Because I am very opinionated and my ideas don't fit well with any group's thinking.  (Clevinger!)  So I write about the world in a way to illustrate the world that I see.   When I began writing, I very much wanted to write about people, places, and events that I thought no one else was writing about.  In essence I write because I disagree to some degree with everyone and feel a deep need to express my opinions.   My father was always politic and agreed with everyone.   When I was in my late adolescence I decided that I would never do that.

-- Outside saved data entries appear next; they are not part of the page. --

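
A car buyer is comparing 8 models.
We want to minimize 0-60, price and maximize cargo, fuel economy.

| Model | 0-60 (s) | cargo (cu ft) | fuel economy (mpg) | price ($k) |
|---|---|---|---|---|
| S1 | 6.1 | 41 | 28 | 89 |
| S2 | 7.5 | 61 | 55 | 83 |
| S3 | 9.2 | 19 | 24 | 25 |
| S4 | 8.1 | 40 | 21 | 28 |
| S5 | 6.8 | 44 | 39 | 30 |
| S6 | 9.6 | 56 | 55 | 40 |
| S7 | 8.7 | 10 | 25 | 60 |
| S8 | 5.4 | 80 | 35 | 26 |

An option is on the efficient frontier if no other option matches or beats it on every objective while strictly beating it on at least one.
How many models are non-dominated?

S1: dominated by S8 (0-60 5.4≤6.1, cargo 80≥41, fuel economy 35≥28, price 26≤89).
S2: not dominated.
S3: not dominated (best price).
S4: dominated by S8 (0-60 5.4≤8.1, cargo 80≥40, fuel economy 35≥21, price 26≤28).
S5: not dominated.
S6: not dominated.
S7: dominated by S5 (0-60 6.8≤8.7, cargo 44≥10, fuel economy 39≥25, price 30≤60).
S8: not dominated (best 0-60).
Pareto-optimal: S2, S3, S5, S6, S8 → 5.

5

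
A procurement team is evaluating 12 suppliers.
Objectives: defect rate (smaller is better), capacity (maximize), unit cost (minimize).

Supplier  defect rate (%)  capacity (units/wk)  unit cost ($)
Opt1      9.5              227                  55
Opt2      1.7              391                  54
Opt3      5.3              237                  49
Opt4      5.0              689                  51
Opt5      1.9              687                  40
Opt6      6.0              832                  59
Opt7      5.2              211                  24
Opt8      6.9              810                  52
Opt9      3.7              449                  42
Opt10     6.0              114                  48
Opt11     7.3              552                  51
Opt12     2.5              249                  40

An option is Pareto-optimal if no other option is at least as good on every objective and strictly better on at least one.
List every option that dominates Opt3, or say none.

Opt5: defect rate 1.9≤5.3, capacity 687≥237, unit cost 40≤49 — dominates Opt3.
Opt9: defect rate 3.7≤5.3, capacity 449≥237, unit cost 42≤49 — dominates Opt3.
Opt12: defect rate 2.5≤5.3, capacity 249≥237, unit cost 40≤49 — dominates Opt3.
Others (Opt1, Opt2, Opt4, Opt6, Opt7, Opt8, Opt10, Opt11) are each worse than Opt3 on at least one objective.

Opt5, Opt9, Opt12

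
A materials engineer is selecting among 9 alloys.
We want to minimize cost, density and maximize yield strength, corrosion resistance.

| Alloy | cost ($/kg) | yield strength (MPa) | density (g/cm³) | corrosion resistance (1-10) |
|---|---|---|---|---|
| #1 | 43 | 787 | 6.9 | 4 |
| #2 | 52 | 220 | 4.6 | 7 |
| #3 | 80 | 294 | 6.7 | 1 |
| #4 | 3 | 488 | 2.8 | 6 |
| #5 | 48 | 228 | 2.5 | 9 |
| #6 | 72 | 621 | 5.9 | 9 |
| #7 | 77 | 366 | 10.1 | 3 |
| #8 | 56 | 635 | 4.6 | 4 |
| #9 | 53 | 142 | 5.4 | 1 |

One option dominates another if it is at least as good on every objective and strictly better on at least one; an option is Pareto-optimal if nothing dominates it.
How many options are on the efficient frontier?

5

#1: not dominated (best yield strength).
#2: dominated by #5 (cost 48≤52, yield strength 228≥220, density 2.5≤4.6, corrosion resistance 9≥7).
#3: dominated by #4 (cost 3≤80, yield strength 488≥294, density 2.8≤6.7, corrosion resistance 6≥1).
#4: not dominated (best cost).
#5: not dominated (best density).
#6: not dominated.
#7: dominated by #1 (cost 43≤77, yield strength 787≥366, density 6.9≤10.1, corrosion resistance 4≥3).
#8: not dominated.
#9: dominated by #2 (cost 52≤53, yield strength 220≥142, density 4.6≤5.4, corrosion resistance 7≥1).
Pareto-optimal: #1, #4, #5, #6, #8 → 5.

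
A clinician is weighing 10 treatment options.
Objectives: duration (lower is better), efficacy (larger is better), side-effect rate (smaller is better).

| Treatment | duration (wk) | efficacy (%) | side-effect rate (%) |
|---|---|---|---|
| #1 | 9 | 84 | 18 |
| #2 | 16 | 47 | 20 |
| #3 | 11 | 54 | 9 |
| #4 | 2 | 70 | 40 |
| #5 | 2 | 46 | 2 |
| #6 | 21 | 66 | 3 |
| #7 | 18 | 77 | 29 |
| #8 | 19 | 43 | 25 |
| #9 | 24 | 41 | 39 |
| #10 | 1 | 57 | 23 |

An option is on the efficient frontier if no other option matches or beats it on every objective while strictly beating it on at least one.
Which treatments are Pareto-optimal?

#1: not dominated (best efficacy).
#2: dominated by #1 (duration 9≤16, efficacy 84≥47, side-effect rate 18≤20).
#3: not dominated.
#4: not dominated.
#5: not dominated (best side-effect rate).
#6: not dominated.
#7: dominated by #1 (duration 9≤18, efficacy 84≥77, side-effect rate 18≤29).
#8: dominated by #1 (duration 9≤19, efficacy 84≥43, side-effect rate 18≤25).
#9: dominated by #1 (duration 9≤24, efficacy 84≥41, side-effect rate 18≤39).
#10: not dominated (best duration).

#1, #3, #4, #5, #6, #10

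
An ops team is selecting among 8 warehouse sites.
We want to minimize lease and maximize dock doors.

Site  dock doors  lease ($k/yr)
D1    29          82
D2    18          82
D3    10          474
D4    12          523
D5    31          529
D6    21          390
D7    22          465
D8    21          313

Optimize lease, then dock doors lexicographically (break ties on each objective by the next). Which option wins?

First minimize lease: best is 82, kept {D1, D2}.
Then maximize dock doors: best is 29, kept {D1}.

D1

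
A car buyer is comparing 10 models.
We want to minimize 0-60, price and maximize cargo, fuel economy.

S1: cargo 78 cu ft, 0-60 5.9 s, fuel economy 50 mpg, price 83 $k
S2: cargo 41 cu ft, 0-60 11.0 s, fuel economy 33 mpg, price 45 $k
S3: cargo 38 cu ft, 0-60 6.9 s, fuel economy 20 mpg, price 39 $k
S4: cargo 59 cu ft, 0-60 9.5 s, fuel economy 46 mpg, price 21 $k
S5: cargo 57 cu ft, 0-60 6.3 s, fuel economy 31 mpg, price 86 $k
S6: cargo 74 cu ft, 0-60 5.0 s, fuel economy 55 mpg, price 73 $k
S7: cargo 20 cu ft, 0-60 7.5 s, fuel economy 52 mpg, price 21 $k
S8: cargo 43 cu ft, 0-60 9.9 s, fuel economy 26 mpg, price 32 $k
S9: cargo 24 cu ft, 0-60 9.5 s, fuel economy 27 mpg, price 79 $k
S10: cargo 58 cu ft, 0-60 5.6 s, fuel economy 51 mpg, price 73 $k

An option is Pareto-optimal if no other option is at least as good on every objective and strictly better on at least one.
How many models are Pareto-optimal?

5

S1: not dominated (best cargo).
S2: dominated by S4 (cargo 59≥41, 0-60 9.5≤11.0, fuel economy 46≥33, price 21≤45).
S3: not dominated.
S4: not dominated.
S5: dominated by S1 (cargo 78≥57, 0-60 5.9≤6.3, fuel economy 50≥31, price 83≤86).
S6: not dominated (best 0-60).
S7: not dominated.
S8: dominated by S4 (cargo 59≥43, 0-60 9.5≤9.9, fuel economy 46≥26, price 21≤32).
S9: dominated by S4 (cargo 59≥24, 0-60 9.5≤9.5, fuel economy 46≥27, price 21≤79).
S10: dominated by S6 (cargo 74≥58, 0-60 5.0≤5.6, fuel economy 55≥51, price 73≤73).
Pareto-optimal: S1, S3, S4, S6, S7 → 5.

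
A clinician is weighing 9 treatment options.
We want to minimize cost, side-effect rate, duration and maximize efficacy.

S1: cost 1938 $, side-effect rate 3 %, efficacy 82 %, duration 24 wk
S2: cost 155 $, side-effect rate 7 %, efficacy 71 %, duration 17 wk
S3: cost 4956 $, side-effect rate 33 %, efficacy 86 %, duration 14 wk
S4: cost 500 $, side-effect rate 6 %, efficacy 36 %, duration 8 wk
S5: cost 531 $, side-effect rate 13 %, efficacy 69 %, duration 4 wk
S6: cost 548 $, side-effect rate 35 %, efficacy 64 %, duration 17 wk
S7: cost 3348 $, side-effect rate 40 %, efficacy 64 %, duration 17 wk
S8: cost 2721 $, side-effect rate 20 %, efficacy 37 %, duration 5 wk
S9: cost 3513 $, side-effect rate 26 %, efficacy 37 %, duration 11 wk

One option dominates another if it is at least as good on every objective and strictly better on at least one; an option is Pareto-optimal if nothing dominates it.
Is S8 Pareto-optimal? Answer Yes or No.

No

S5 vs S8: cost 531≤2721, side-effect rate 13≤20, efficacy 69≥37, duration 4≤5 — S5 is at least as good on every objective and strictly better on at least one, so S5 dominates S8.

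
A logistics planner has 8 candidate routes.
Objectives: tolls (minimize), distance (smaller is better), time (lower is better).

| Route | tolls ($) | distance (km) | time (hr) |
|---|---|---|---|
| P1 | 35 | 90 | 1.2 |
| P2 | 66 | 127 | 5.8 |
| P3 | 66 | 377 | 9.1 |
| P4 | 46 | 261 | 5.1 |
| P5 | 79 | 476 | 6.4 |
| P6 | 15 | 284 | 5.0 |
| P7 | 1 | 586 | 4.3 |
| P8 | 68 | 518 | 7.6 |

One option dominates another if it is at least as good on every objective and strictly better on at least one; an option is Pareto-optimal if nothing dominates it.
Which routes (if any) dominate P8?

P1, P2, P4, P6

P1: tolls 35≤68, distance 90≤518, time 1.2≤7.6 — dominates P8.
P2: tolls 66≤68, distance 127≤518, time 5.8≤7.6 — dominates P8.
P4: tolls 46≤68, distance 261≤518, time 5.1≤7.6 — dominates P8.
P6: tolls 15≤68, distance 284≤518, time 5.0≤7.6 — dominates P8.
Others (P3, P5, P7) are each worse than P8 on at least one objective.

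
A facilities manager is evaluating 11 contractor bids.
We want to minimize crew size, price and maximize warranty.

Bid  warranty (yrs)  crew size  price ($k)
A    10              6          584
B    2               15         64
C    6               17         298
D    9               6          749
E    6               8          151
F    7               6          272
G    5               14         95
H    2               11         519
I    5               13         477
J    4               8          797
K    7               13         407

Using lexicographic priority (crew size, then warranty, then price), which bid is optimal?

A

First minimize crew size: best is 6, kept {A, D, F}.
Then maximize warranty: best is 10, kept {A}.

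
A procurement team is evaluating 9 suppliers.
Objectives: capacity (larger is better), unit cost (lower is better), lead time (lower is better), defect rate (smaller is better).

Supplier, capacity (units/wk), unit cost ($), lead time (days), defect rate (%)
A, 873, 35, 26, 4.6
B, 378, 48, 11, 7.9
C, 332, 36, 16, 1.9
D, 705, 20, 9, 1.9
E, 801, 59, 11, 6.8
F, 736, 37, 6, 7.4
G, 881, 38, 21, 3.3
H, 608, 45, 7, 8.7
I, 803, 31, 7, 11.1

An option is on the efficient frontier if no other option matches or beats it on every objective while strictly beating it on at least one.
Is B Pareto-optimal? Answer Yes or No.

D vs B: capacity 705≥378, unit cost 20≤48, lead time 9≤11, defect rate 1.9≤7.9 — D is at least as good on every objective and strictly better on at least one, so D dominates B.

No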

I wouldn't argue with people - at least not very much -  but I would ALWAYS state my opinion.  And, after 40 years in the DC metro area I hate Fed gov't employees who, if they have any opinions (which usually don't), seem incapable of expressing them.   They are all around me and seem to live and die while making no difference whatsoever in this world.  That would drive me crazy.  Thousands and thousands of little nebbishes, commuting to their jobs, eating lunch in the cafeteria, and going home in grid-locked traffic.

How do you work? 

I work by sitting at the computer and forcing myself to keep writing until I get something going, occasionally stopping to think out a situation or character.  I usually do this thinking at a window where I look out but take no cognizance of the scenery.  I'm totally inside my head.  Sometimes I do this thinking while staring at a wall.   (As my brother used to say:   "Thinking about something is hard so people do so little of it."   He came up with inventions that were patented.  

How does an novel originate?

I start with an idea that I want to write about:   Tunis - the limitation of liberal attitudes about race in DC -  Cumberland and its people who didn't leave to find a job in the metro areas- what would have happened to me in Vietnam -  how modern young people react to a crime that touches them.   

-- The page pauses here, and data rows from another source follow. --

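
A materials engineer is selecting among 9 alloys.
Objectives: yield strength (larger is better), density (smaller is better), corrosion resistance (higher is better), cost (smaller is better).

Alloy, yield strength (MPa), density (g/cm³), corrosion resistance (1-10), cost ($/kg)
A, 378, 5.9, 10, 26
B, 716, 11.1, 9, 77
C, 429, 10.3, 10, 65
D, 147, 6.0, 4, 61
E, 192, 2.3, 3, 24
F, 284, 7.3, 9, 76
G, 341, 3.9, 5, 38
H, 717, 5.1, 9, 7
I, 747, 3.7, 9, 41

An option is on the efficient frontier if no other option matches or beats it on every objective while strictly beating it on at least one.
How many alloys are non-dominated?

6

A: not dominated.
B: dominated by H (yield strength 717≥716, density 5.1≤11.1, corrosion resistance 9≥9, cost 7≤77).
C: not dominated.
D: dominated by A (yield strength 378≥147, density 5.9≤6.0, corrosion resistance 10≥4, cost 26≤61).
E: not dominated (best density).
F: dominated by A (yield strength 378≥284, density 5.9≤7.3, corrosion resistance 10≥9, cost 26≤76).
G: not dominated.
H: not dominated (best cost).
I: not dominated (best yield strength).
Pareto-optimal: A, C, E, G, H, I → 6.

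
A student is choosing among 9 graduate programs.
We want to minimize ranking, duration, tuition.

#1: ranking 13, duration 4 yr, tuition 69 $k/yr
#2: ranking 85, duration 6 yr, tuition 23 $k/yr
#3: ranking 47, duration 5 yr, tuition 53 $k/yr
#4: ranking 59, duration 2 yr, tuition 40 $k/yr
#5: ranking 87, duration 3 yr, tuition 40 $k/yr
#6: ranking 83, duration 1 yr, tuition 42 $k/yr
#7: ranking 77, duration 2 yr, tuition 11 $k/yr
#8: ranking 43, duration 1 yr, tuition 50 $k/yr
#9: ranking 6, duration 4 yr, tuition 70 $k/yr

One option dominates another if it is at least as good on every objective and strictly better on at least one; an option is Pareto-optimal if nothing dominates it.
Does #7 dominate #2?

#7 vs #2: ranking 77≤85, duration 2≤6, tuition 11≤23 — #7 is at least as good on every objective with at least one strict improvement.

Yes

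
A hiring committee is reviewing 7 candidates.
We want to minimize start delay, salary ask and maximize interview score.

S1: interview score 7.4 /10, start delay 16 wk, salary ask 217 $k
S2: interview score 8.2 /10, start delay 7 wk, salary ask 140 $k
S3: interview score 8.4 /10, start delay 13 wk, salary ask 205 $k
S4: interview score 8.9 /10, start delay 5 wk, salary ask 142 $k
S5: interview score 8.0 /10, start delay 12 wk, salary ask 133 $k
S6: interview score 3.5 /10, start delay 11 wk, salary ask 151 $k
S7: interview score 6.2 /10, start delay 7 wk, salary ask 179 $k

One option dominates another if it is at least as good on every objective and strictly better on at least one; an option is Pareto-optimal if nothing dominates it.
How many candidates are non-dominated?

S1: dominated by S2 (interview score 8.2≥7.4, start delay 7≤16, salary ask 140≤217).
S2: not dominated.
S3: dominated by S4 (interview score 8.9≥8.4, start delay 5≤13, salary ask 142≤205).
S4: not dominated (best interview score).
S5: not dominated (best salary ask).
S6: dominated by S2 (interview score 8.2≥3.5, start delay 7≤11, salary ask 140≤151).
S7: dominated by S2 (interview score 8.2≥6.2, start delay 7≤7, salary ask 140≤179).
Pareto-optimal: S2, S4, S5 → 3.

3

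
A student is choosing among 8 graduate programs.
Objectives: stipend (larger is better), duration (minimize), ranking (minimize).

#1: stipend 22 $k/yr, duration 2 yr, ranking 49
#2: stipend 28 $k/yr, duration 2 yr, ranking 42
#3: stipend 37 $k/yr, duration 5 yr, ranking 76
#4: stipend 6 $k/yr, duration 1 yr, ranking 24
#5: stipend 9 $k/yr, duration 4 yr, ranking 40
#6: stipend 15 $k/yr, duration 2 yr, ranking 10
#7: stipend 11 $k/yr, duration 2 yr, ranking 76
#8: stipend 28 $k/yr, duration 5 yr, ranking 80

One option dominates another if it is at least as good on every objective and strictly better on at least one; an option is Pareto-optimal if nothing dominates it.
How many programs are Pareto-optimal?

#1: dominated by #2 (stipend 28≥22, duration 2≤2, ranking 42≤49).
#2: not dominated.
#3: not dominated (best stipend).
#4: not dominated (best duration).
#5: dominated by #6 (stipend 15≥9, duration 2≤4, ranking 10≤40).
#6: not dominated (best ranking).
#7: dominated by #1 (stipend 22≥11, duration 2≤2, ranking 49≤76).
#8: dominated by #2 (stipend 28≥28, duration 2≤5, ranking 42≤80).
Pareto-optimal: #2, #3, #4, #6 → 4.

4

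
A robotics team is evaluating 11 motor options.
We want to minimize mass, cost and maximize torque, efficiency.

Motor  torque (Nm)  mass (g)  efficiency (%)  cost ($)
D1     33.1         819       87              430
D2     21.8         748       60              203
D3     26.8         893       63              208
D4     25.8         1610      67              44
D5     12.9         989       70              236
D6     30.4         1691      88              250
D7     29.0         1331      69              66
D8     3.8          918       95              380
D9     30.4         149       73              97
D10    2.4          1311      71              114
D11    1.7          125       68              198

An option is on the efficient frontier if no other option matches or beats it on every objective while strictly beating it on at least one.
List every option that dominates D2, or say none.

D9

D9: torque 30.4≥21.8, mass 149≤748, efficiency 73≥60, cost 97≤203 — dominates D2.
Others (D1, D3, D4, D5, D6, D7, D8, D10, D11) are each worse than D2 on at least one objective.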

Do you know the end of your novel when you start writing?

Often I know only the end of a story and figure out how to get there.   In one case, I just started writing to see where it would take me.  I have always used a murder investigation to hang my story on.   It gives people gravitas that they, otherwise, might not have.  I've written short stories that don't use crime.   I don't think those stories would interest anyone but me - and possibly not even me very much.

Do you have any advice for aspiring writers?

Advice:  Look for some central idea about a person or place that you feel no writer is addressing, then explore it.  Find what's unique in your thinking/life/experience.  Don't rely on other writers to give you guidance on any central point in your story.  If you can't come up with a central idea, then forget it.  If you have to do research, do it, then forget most of it.  Don't make the work a showcase of all you know about a certain subject.   I made this mistake on the first draft of my book about Vietnam, which included a first part about a court-marital in WWII.  I deleted all that voluminous crap Don't make it a travelogue, either. I made this mistake on my first draft of the Tunis story. I deleted all those trips to other cities in my second or third draft.